2. What is MRC receiver?
In telecommunications, maximum-ratio combining (MRC) is a method of diversity combining in which:
1. the signals from each channel are added together,
2. the gain of each channel is made proportional to the RMS signal level and inversely proportional to the mean square noise level in that channel.
3. different proportionality constants are used for each channel.
It is also known as ratio-squared combining and redetection combining. Maximum-ratio combining is the optimum combiner for independent additive white Gaussian noise channels. MRC can restore a signal to its original shape. MRC has also been found in the field of neuroscience, where it has been shown that neurons in the retina scale their dependence on two sources of input in proportion to the signal-to-noise ratio of the inputs.
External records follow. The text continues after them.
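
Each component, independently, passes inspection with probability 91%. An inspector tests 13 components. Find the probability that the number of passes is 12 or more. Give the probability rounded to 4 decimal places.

X ~ Binomial(13, 0.91); P(X ≥ 12) = Σ C(13,k) p^k (1−p)^(13−k) over k:
  k=12: C(13,12)·0.91^12·0.09^1 = 0.377296
  k=13: C(13,13)·0.91^13·0.09^0 = 0.293453
Total = 0.670749

0.6707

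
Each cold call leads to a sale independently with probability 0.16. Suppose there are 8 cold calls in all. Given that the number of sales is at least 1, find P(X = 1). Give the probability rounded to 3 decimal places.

0.502

X ~ Binomial(8, 0.16). Want P(X=1 | X≥1) = P(X=1) / P(X≥1).
P(X=1) = C(8,1)·0.16^1·0.84^7 = 0.37772
P(X≥1) = 1 − 0.24788 = 0.75212
Ratio = 0.37772 / 0.75212 = 0.50220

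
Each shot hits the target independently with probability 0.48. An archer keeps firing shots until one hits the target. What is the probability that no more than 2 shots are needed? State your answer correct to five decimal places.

0.72960

Y = number of shots to the first success; geometric, p = 0.48.
P(Y ≤ 2) = 1 − (1−p)^2 = 1 − 0.2704000 = 0.7296000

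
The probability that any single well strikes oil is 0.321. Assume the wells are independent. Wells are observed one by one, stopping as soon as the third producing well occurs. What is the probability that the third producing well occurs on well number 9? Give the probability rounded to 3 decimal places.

Y = trial on which the third success occurs; negative binomial, r=3, p=0.321.
P(Y=9) = C(8,2) · p^3 · (1−p)^6
= 28 · 0.033076 · 0.097998 = 0.09076

0.091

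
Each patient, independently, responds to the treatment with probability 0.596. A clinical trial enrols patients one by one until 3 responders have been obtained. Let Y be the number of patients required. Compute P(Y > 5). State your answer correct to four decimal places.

Needing more than 5 patients ⇔ fewer than 3 successes in the first 5. With X ~ Binomial(5, 0.596), P(Y > 5) = P(X ≤ 2).
  k=0: C(5,0)·0.596^0·0.404^5 = 0.010762
  k=1: C(5,1)·0.596^1·0.404^4 = 0.079386
  k=2: C(5,2)·0.596^2·0.404^3 = 0.234227
P(X ≤ 2) = 0.324375

0.3244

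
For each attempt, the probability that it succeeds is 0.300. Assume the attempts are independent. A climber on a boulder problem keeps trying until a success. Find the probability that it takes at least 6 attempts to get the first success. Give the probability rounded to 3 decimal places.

0.168

Y = number of attempts to the first success; geometric, p = 0.30.
P(Y > 5) = P(first 5 all fail) = (1−p)^5 = 0.16807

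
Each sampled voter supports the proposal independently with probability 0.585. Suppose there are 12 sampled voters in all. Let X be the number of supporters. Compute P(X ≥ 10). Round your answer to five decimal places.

X ~ Binomial(12, 0.585); P(X ≥ 10) = Σ C(12,k) p^k (1−p)^(12−k) over k:
  k=10: C(12,10)·0.585^10·0.415^2 = 0.0533579
  k=11: C(12,11)·0.585^11·0.415^1 = 0.0136755
  k=12: C(12,12)·0.585^12·0.415^0 = 0.0016065
Total = 0.0686399

0.06864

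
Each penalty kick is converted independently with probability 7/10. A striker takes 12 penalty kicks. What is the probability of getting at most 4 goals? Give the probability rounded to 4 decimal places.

X ~ Binomial(12, 0.70); P(X ≤ 4) = Σ C(12,k) p^k (1−p)^(12−k) over k:
  k=0: C(12,0)·0.70^0·0.30^12 = 0.000001
  k=1: C(12,1)·0.70^1·0.30^11 = 0.000015
  k=2: C(12,2)·0.70^2·0.30^10 = 0.000191
  k=3: C(12,3)·0.70^3·0.30^9 = 0.001485
  k=4: C(12,4)·0.70^4·0.30^8 = 0.007798
Total = 0.009489

0.0095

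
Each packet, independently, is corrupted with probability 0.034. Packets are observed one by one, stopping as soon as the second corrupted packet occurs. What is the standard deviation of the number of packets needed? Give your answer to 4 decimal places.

40.8813

Y = total packets until the second success; negative binomial with r=2, p=0.034.
SD(Y) = √[r(1−p)/p²] = √(1671.280277) = 40.881295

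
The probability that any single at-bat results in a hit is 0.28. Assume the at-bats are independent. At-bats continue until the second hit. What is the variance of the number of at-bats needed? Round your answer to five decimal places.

18.36735

Y = total at-bats until the second success; negative binomial with r=2, p=0.28.
Var(Y) = r(1−p)/p² = 2·0.72 / 0.28² = 18.3673469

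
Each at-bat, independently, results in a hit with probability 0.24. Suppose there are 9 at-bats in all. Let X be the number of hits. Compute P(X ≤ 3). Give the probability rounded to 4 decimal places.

0.8525

X ~ Binomial(9, 0.24); P(X ≤ 3) = Σ C(9,k) p^k (1−p)^(9−k) over k:
  k=0: C(9,0)·0.24^0·0.76^9 = 0.084591
  k=1: C(9,1)·0.24^1·0.76^8 = 0.240416
  k=2: C(9,2)·0.24^2·0.76^7 = 0.303683
  k=3: C(9,3)·0.24^3·0.76^6 = 0.223766
Total = 0.852455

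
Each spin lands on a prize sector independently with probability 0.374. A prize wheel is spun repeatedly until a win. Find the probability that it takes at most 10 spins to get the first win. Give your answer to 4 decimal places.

Y = number of spins to the first success; geometric, p = 0.374.
P(Y ≤ 10) = 1 − (1−p)^10 = 1 − 0.009242 = 0.990758

0.9908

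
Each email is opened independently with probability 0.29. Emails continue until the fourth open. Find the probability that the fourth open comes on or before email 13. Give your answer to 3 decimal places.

0.548

Finishing within 13 emails ⇔ at least 4 successes in the first 13. With X ~ Binomial(13, 0.29), P(Y ≤ 13) = 1 − P(X ≤ 3).
  k=0: C(13,0)·0.29^0·0.71^13 = 0.01165
  k=1: C(13,1)·0.29^1·0.71^12 = 0.06186
  k=2: C(13,2)·0.29^2·0.71^11 = 0.15161
  k=3: C(13,3)·0.29^3·0.71^10 = 0.22706
1 − 0.45219 = 0.54781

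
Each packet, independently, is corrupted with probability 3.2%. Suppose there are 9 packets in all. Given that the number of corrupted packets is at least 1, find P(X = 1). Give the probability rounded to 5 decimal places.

X ~ Binomial(9, 0.032). Want P(X=1 | X≥1) = P(X=1) / P(X≥1).
P(X=1) = C(9,1)·0.032^1·0.968^8 = 0.2220217
P(X≥1) = 1 − 0.7462395 = 0.2537605
Ratio = 0.2220217 / 0.2537605 = 0.8749259

0.87493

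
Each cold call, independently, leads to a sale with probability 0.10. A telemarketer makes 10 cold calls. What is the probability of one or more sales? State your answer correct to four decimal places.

P(at least one) = 1 − P(none) = 1 − (1 − 0.10)^10
= 1 − 0.348678 = 0.651322

0.6513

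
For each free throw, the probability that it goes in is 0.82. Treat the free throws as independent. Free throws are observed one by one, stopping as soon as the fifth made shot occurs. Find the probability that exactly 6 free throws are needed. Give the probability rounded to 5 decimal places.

0.33367

Y = trial on which the fifth success occurs; negative binomial, r=5, p=0.82.
P(Y=6) = C(5,4) · p^5 · (1−p)^1
= 5 · 0.37074 · 0.18 = 0.3336659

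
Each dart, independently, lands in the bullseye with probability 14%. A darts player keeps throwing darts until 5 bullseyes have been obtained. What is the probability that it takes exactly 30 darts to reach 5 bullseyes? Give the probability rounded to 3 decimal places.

Y = trial on which the fifth success occurs; negative binomial, r=5, p=0.14.
P(Y=30) = C(29,4) · p^5 · (1−p)^25
= 23751 · 5.3782e-05 · 0.023039 = 0.02943

0.029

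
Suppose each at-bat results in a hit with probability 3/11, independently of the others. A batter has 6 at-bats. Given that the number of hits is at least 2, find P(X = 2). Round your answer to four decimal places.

X ~ Binomial(6, 0.272727). Want P(X=2 | X≥2) = P(X=2) / P(X≥2).
P(X=2) = C(6,2)·0.272727^2·0.727273^4 = 0.312132
P(X≥2) = 1 − 0.147973 − 0.332940 = 0.519086
Ratio = 0.312132 / 0.519086 = 0.601309

0.6013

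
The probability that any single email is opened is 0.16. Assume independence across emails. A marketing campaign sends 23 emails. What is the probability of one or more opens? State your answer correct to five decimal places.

0.98187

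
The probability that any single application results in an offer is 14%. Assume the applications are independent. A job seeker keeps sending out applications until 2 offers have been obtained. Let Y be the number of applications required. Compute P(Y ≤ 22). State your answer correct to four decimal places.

Finishing within 22 applications ⇔ at least 2 successes in the first 22. With X ~ Binomial(22, 0.14), P(Y ≤ 22) = 1 − P(X ≤ 1).
  k=0: C(22,0)·0.14^0·0.86^22 = 0.036221
  k=1: C(22,1)·0.14^1·0.86^21 = 0.129723
1 − 0.165945 = 0.834055

0.8341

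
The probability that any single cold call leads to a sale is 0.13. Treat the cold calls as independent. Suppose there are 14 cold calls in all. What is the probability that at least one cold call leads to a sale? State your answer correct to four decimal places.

P(at least one) = 1 − P(none) = 1 − (1 − 0.13)^14
= 1 − 0.142321 = 0.857679

0.8577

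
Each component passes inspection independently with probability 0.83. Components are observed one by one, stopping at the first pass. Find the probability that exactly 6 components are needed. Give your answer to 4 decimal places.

0.0001

Geometric (trials to first success), p = 0.83.
P(Y = 6) = (1−p)^5 · p = 0.00014199 · 0.83 = 0.000118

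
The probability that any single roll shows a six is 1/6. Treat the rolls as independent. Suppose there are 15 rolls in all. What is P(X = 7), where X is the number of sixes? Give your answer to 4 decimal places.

X ~ Binomial(n=15, p=0.166667).
P(X=7) = C(15,7) · p^7 · (1−p)^8
= 6435 · 3.5722e-06 · 0.23257 = 0.005346

0.0053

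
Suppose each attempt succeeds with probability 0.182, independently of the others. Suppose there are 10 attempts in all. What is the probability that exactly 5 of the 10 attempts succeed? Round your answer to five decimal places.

0.01843

X ~ Binomial(n=10, p=0.182).
P(X=5) = C(10,5) · p^5 · (1−p)^5
= 252 · 0.00019969 · 0.36624 = 0.0184299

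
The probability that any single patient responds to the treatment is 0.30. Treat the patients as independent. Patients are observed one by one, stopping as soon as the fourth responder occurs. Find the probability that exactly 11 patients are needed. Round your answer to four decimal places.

0.0800

Y = trial on which the fourth success occurs; negative binomial, r=4, p=0.30.
P(Y=11) = C(10,3) · p^4 · (1−p)^7
= 120 · 0.0081 · 0.082354 = 0.080048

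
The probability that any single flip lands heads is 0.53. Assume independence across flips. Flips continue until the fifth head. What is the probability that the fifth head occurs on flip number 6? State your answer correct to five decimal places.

Y = trial on which the fifth success occurs; negative binomial, r=5, p=0.53.
P(Y=6) = C(5,4) · p^5 · (1−p)^1
= 5 · 0.04182 · 0.47 = 0.0982759

0.09828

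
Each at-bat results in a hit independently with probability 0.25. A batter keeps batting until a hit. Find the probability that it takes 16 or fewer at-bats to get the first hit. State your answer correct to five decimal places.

Y = number of at-bats to the first success; geometric, p = 0.25.
P(Y ≤ 16) = 1 − (1−p)^16 = 1 − 0.0100226 = 0.9899774

0.98998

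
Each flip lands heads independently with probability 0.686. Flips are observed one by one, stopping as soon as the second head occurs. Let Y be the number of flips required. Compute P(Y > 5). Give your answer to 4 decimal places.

0.0364

Needing more than 5 flips ⇔ fewer than 2 successes in the first 5. With X ~ Binomial(5, 0.686), P(Y > 5) = P(X ≤ 1).
  k=0: C(5,0)·0.686^0·0.314^5 = 0.003052
  k=1: C(5,1)·0.686^1·0.314^4 = 0.033344
P(X ≤ 1) = 0.036396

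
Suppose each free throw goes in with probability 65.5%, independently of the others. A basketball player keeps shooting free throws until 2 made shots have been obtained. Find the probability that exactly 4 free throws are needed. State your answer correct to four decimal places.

0.1532

Y = trial on which the second success occurs; negative binomial, r=2, p=0.655.
P(Y=4) = C(3,1) · p^2 · (1−p)^2
= 3 · 0.42902 · 0.11903 = 0.153194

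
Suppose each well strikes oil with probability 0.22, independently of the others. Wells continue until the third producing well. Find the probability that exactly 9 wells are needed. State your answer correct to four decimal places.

0.0671

Y = trial on which the third success occurs; negative binomial, r=3, p=0.22.
P(Y=9) = C(8,2) · p^3 · (1−p)^6
= 28 · 0.010648 · 0.2252 = 0.067142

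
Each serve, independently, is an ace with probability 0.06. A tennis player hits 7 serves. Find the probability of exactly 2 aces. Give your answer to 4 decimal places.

0.0555

X ~ Binomial(n=7, p=0.06).
P(X=2) = C(7,2) · p^2 · (1−p)^5
= 21 · 0.0036 · 0.7339 = 0.055483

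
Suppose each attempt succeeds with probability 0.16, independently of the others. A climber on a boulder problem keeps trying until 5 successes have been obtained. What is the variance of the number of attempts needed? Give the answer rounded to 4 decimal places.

Y = total attempts until the fifth success; negative binomial with r=5, p=0.16.
Var(Y) = r(1−p)/p² = 5·0.84 / 0.16² = 164.062500

164.0625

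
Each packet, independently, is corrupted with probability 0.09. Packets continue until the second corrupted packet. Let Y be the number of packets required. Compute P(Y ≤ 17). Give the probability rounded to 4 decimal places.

Finishing within 17 packets ⇔ at least 2 successes in the first 17. With X ~ Binomial(17, 0.09), P(Y ≤ 17) = 1 − P(X ≤ 1).
  k=0: C(17,0)·0.09^0·0.91^17 = 0.201235
  k=1: C(17,1)·0.09^1·0.91^16 = 0.338340
1 − 0.539575 = 0.460425

0.4604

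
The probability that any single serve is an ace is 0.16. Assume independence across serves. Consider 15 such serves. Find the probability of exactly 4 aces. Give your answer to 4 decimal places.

0.1314

X ~ Binomial(n=15, p=0.16).
P(X=4) = C(15,4) · p^4 · (1−p)^11
= 1365 · 0.00065536 · 0.14692 = 0.131427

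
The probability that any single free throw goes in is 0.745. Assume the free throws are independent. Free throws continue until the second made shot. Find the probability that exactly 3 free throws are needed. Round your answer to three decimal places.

Y = trial on which the second success occurs; negative binomial, r=2, p=0.745.
P(Y=3) = C(2,1) · p^2 · (1−p)^1
= 2 · 0.55502 · 0.255 = 0.28306

0.283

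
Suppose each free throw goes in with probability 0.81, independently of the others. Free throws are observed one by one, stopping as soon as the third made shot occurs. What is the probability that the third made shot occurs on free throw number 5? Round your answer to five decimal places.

Y = trial on which the third success occurs; negative binomial, r=3, p=0.81.
P(Y=5) = C(4,2) · p^3 · (1−p)^2
= 6 · 0.53144 · 0.0361 = 0.1151101

0.11511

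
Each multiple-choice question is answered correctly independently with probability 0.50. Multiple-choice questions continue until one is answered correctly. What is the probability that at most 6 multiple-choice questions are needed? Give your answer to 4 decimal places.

Y = number of multiple-choice questions to the first success; geometric, p = 0.50.
P(Y ≤ 6) = 1 − (1−p)^6 = 1 − 0.015625 = 0.984375

0.9844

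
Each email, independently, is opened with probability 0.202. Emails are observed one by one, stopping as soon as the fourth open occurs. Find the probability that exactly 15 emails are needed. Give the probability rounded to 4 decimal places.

0.0506

Y = trial on which the fourth success occurs; negative binomial, r=4, p=0.202.
P(Y=15) = C(14,3) · p^4 · (1−p)^11
= 364 · 0.001665 · 0.083566 = 0.050645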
3. What is the purpose of rake receiver?
A Rake Receiver is a radio receiver which is designed for the purpose to counter the effects of multipath fading. Due to reflections from multiple obstacles in the environment, the radio channel can consist of multiple copies of the transmitted signal having different amplitude, phases or delays.
A rake receiver can resolve this issue and combine them. For this purpose, several sub-receivers are used which are known as "fingers". The idea of a basic rake receiver was first proposed by Price and Green.
4. What is basic principle of working of rake receiver?
The Rake receiver uses a multipath diversity principle. When the signal travels from transmit end to the receive end, it will go through multiple paths. This results into multiple versions of the transmit signals received at the receiver. Each of these signals will have different attenuations and path delays. A rake receiver can detect these different signals separately. These signals are then combined, using the diversity technique called maximum ratio combining. A RAKE receiver rakes through a given time-window and searches for different delayed versions of the same signal. It then employs a variety of techniques to use the different images to decode the signal, rather than using a single image.